レイエス監督は現地プレミア会見で「『ボルテスⅤ』は単なるロボットアニメではなく、家族を描いています」(*2)、「(母や父との死別、兄弟の敵対など『家族』を軸にしたドラマは)フィリピン人の心にも通じる」(*1)と話しています。確かに、現地のフッテージでも、まず“ドラマ”の要素を推していました。

自身の思いを監督はフォーマットに縛られない環境で全方位へ注ぎ込んだのは明白です。だからこそリアル視聴世代視点ではビジュアルに違和感はなく、追加エピソードに異物感も感じられません。

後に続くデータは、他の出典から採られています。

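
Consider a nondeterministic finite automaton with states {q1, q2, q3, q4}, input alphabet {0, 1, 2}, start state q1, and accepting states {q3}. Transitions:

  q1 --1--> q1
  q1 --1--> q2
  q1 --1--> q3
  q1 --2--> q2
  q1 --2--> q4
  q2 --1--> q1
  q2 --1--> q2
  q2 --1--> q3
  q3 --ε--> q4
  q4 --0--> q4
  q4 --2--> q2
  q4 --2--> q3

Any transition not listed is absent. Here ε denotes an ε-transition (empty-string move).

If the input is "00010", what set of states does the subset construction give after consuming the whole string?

Start in {q1}.
Read '0': {q1} → ∅.
The set is empty and remains empty for the remaining 4 symbols.

∅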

その上で、「ボルテスV」を月曜~金曜夜8時という注目も重圧も必至な編成で、一人でも多くの人に楽しんでもらえる“大河ドラマ”へ新生させたのでしょう。

まさに“大河ドラマ×朝ドラ”のような濃密さで、フィリピンでの本放送は8月まで続くようです。言葉はわからずとも思いは伝わる、そんな「ボルテスV」の“レガシー”を継承した渾身作の今後の展開を期待せずにはいられません。

ここまで読んで、「ボルテスV」を全く知らなかったけど興味が湧いた方は、GMAネットワーク公式による、約19分のロングフッテージもぜひご覧を。英語ナレーション解説、メイキング映像、さらに東映取締役のコメントも含む濃厚な映像です。

余談ですが、上記フッテージに登場する“TADAO”というキャラクター、元ネタは「ボルテスV」生みの親・長浜忠夫総監督で間違いないでしょう。とことん愛を注ぎましたね監督。

なお「ボルテスVレガシー」は、物語の序盤(1話~予想では20話くらい?)の再編集版がフィリピンの映画館で先行上映されています。物語の進行具合がアニメ版に近いようで、まずはこちらからでも日本上陸を果たしてもらえると、国内では受け入れられやすい気もします。もちろん全話を日本語で改めて見たい気持ちは変わりませんよ。

いつかは日本凱旋、信じてる 信じてる その日のことを。

*1(引用元)「ボルテスⅤ」がフィリピンで実写版として復活 「100%フィリピン製」も主題歌は日本語

*2 (引用元) TVシリーズ・アニメ「超電磁マシーン ボルテスV(ファイブ)」実写リメイク版 「VOLTES V LEGACY(原題)」

*3記事内の情報は2023年6月2日時点のものです。